As part of his efforts to track down the real-life location, if any, of Ryugujo, Takahashi opted for an unconventional method: a turtle project sponsored by the Sea Turtle Association of Japan, based in Hirakata, Osaka Prefecture. "People don't know where the Ryugujo is, so I though I should ask a turtle," he said.
In November 2004, he did just that, releasing a blue turtle with a transmitter on its shell from the coast of the Tango region in Kyoto Prefecture, which many believe to be the home of Urashima Taro, and tracking its movements.
"The turtle swam westward to China against the tidal current," he said. "Then it advanced to the East China Sea and we lost its track near Kyushu. I think the transmitter was somehow removed."
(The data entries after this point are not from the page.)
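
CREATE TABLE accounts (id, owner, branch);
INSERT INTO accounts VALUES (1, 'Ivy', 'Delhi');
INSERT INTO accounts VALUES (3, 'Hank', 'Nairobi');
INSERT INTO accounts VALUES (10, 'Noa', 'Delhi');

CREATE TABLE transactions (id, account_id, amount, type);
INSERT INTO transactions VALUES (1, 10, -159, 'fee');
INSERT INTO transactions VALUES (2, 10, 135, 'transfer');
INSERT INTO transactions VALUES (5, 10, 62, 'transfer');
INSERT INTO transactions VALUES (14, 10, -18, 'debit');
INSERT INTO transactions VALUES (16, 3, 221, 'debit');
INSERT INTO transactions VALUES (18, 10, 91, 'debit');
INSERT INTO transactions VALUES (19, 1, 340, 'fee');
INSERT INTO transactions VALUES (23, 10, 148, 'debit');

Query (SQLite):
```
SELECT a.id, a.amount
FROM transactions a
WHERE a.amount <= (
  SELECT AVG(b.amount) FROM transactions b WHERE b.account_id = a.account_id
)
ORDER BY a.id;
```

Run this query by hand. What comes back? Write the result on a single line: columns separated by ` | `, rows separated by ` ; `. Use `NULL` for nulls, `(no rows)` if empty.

1 | -159 ; 14 | -18 ; 16 | 221 ; 19 | 340

For each transactions row a, compute AVG(amount) over rows sharing a.account_id.
Keep row a if a.amount <= that per-group AVG.
  account_id=1: AVG(amount) = 340.0
  account_id=3: AVG(amount) = 221.0
  account_id=10: AVG(amount) = 43.166667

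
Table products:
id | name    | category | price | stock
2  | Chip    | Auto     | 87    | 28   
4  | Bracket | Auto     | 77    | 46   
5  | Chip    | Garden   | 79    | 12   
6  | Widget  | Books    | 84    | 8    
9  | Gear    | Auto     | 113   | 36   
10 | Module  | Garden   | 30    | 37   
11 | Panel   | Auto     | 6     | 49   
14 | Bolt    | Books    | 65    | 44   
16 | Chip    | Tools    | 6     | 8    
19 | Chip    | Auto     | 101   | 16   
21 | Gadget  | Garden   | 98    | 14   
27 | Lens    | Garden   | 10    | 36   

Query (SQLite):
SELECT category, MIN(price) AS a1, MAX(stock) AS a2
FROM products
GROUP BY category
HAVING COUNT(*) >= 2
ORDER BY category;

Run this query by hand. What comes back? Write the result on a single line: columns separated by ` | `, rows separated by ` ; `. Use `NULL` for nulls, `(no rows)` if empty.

Auto | 6 | 49 ; Books | 65 | 44 ; Garden | 10 | 37

Group products by category.
Per group compute: MIN(price), MAX(stock).
HAVING: drop groups with fewer than 2 rows.
  Auto: ids {2, 4, 9, 11, 19} → MIN(price)=6, MAX(stock)=49
  Books: ids {6, 14} → MIN(price)=65, MAX(stock)=44
  Garden: ids {5, 10, 21, 27} → MIN(price)=10, MAX(stock)=37
  Tools: ids {16} → MIN(price)=6, MAX(stock)=8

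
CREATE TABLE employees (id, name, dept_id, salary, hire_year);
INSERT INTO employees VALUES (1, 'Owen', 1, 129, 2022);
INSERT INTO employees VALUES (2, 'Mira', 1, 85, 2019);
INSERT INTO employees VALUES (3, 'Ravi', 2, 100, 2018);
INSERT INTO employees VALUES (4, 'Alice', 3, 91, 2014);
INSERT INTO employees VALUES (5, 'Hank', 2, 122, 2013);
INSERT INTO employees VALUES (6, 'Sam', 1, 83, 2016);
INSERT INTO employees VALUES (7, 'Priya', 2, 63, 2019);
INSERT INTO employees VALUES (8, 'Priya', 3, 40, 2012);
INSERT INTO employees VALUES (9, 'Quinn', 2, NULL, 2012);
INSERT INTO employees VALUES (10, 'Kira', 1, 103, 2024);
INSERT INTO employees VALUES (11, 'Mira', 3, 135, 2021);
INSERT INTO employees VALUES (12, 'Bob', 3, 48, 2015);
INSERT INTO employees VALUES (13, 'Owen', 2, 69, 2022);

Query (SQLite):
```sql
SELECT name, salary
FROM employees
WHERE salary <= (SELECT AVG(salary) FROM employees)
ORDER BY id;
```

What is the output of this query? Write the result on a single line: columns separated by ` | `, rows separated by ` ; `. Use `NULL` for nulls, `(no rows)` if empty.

Mira | 85 ; Sam | 83 ; Priya | 63 ; Priya | 40 ; Bob | 48 ; Owen | 69

Scalar subquery: AVG(salary) over all employees rows = 89.0.
Keep rows where salary <= that value.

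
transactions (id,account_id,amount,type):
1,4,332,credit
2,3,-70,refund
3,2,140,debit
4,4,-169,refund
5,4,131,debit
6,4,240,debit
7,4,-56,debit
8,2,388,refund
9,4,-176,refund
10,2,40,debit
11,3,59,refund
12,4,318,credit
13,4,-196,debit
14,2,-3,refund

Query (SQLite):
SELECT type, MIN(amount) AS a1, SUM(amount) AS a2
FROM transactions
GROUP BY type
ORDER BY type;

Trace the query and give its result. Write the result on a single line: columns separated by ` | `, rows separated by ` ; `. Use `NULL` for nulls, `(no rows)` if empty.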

The turtle didn't lead him to the Ryugujo, but after following up leads in ancient Japanese historical texts and conducting research in China, Takahashi came to an interesting conclusion: that Urashima actually represents not a person, but an ancient Japanese seagoing tribe that visited a palace in China and brought back advanced technology, culture and knowledge to Japan. As people passed on their knowledge of this actual historical event down the generations, it gradually turned into the fictional tale of Urashima Taro.
His efforts to reveal the actual people and events behind classic adventure novels and fairy tales continue, Takashashi said, with future projects including investigations into "Momotaro (Peach Boy)," a Japanese folktale hero who wipes out a bunch of ogres; the classic British adventure tale "Treasure Island," by Robert Louis Stevenson; the "koropokkur" dwarf of Ainu legend; and even Santa Claus.
"Adults don't take fairy tales seriously but just see them as reading for children," Takahashi said. "I have found fertile fields to explore in those stories."